Она же была ранена глубоко. Как уже бывало, дочь обрушилась на мать, обвиняя ее в подстроенном разрыве, но Нора терпела всё, стараясь поддержать и отвлечь ее. Она считала, что Лючии нужен молодой муж, да и сама Лючия откровенно говорила тому же Уильяму Берду, что ее одолевает «сексуальный голод». Но он ответил ей, что она начиталась дурацких книжек, и прекратил разговор.
Супруги Леон, видевшие происходящее почти каждый день, жалели Лючию. Леон даже попытался сосватать ей свояка Алекса Понизовского, который только что порвал с любовницей, и тот даже согласился. Но после нескольких встреч Леон предупредил его, что девушка слишком хорошо воспитана для обычной интрижки. Понизовский без особого рвения согласился сделать Лючии официальное предложение и, естественно, получил согласие.
Отдыхавшим на юге Франции Джорджо и Хелен полетела телеграмма, и брат воспринял ее настолько всерьез, что вернулся.
— Что ты имел в виду, когда писал про помолвку? — спросил отца Джорджо.
— Ну если они хотят заключить помолвку… — начал Джойс.
Джорджо перебил его:
— Какая может быть в ее состоянии помолвка? — Он не понимал того, почему этого не видит отец.
На Понизовского давил Леон, который напоминал ему, что невесте надо послать цветы, позвонить по телефону… Жених уже не чаял как выбраться из неосмотрительно затеянного предприятия. Лючия настаивала, чтобы свидетелем пригласили Беккета. Она казалась спокойной и деловитой.
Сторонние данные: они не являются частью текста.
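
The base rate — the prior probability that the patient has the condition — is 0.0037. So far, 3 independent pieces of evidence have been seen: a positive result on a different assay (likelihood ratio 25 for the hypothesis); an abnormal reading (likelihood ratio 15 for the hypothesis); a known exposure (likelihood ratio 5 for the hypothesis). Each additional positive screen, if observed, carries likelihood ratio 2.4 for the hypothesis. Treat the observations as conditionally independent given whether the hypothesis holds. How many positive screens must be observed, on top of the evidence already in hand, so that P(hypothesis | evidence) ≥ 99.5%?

4

Prior odds = 0.0037/0.9963 = 37/9963.
Combined Bayes factor of the evidence already in hand = 25 × 15 × 5 = 1875.
Odds after that evidence = (37/9963) × 1875 = 23125/3321.
Target odds = 0.995/0.005 = 199.
Need 2.4ⁿ ≥ 199 ÷ (23125/3321) = 660879/23125.
2.4³ = 13.824 falls short of 660879/23125 but 2.4⁴ = 33.1776 reaches it, so n = 4.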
Через несколько дней в ресторане «Друан» должна была состояться официальная помолвка. Перед самым выходом Лючия вдруг уехала на квартиру Леонов, упала там на диван и осталась лежать — бледная, неподвижная, незрячая. Каталепсия — называют это психиатры. Она никого не слышала, даже Нору, лепетавшую о судебном иске по нарушению брачного обещания. Потом Лючия потеряла сознание.